I encountered a strange behavior of np.ndarray.tobytes() that makes me doubt that it is working deterministically, at least for arrays of dtype=object .我遇到了np.ndarray.tobytes()一个奇怪行为,这让我怀疑它是否确定性地工作,至少对于dtype=object数组。

import numpy as np
print(np.array([1,[2]]).dtype)
# => object
print(np.array([1,[2]]).tobytes())
# => b'0h\xa3\t\x01\x00\x00\x00H{!-\x01\x00\x00\x00'
print(np.array([1,[2]]).tobytes())
# => b'0h\xa3\t\x01\x00\x00\x00\x88\x9d)-\x01\x00\x00\x00'

In the sample code, a list of mixed python objects ( [1, [2]] ) is first converted to a numpy array, and then transformed to a byte sequence using tobytes() .在示例代码中,首先将混合 Python 对象列表 ( [1, [2]] ) 转换为 numpy 数组,然后使用tobytes()转换为字节序列。

Why do the resulting byte-representations differ for repeated instantiations of the same data?为什么相同数据的重复实例化得到的字节表示不同? The documentation just states that it converts an ndarray to raw python bytes, but it does not refer to any limitations.文档仅说明它将ndarray转换为原始 python 字节,但并未提及任何限制。 So far, I observed this just for dtype=object .到目前为止,我仅针对dtype=object观察到了这一点。 Numeric arrays always yield the same byte sequence:数字数组总是产生相同的字节序列:

np.random.seed(42); print(np.random.rand(3).tobytes())
# b'\xecQ_\x1ew\xf8\xd7?T\xd6\xbbh@l\xee?Qg\x1e\x8f~l\xe7?'
np.random.seed(42); print(np.random.rand(3).tobytes())
# b'\xecQ_\x1ew\xf8\xd7?T\xd6\xbbh@l\xee?Qg\x1e\x8f~l\xe7?'

Have I missed an elementar thing about python's/numpy's memory architecture?我是否错过了有关 python/numpy 内存架构的基本知识? I tested with numpy version 1.17.2 on a Mac.我在 Mac 上使用 numpy 1.17.2 版进行了测试。

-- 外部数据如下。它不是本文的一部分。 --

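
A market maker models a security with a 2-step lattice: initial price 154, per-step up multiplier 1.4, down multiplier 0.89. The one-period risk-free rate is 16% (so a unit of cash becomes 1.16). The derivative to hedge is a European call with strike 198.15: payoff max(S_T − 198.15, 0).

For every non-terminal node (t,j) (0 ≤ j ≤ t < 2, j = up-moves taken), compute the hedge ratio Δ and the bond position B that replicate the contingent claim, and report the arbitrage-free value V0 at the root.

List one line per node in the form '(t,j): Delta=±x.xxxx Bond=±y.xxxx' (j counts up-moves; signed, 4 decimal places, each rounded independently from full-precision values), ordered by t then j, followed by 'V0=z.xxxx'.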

Context : I encountered this problem when trying to compute a hash for arbitrary data structures.上下文:我在尝试计算任意数据结构的哈希时遇到了这个问题。 I hoped that I can rely on the basic serialization capabilities of tobytes() , but this appears to be a wrong premise.我希望我可以依赖tobytes()的基本序列化功能,但这似乎是一个错误的前提。 I know that pickle is the standard for serialization in python, but since I don't require portability and my data structures only contain numbers, I first sought help with numpy.我知道pickle是python中序列化的标准,但由于我不需要可移植性,而且我的数据结构只包含数字,我首先寻求numpy的帮助。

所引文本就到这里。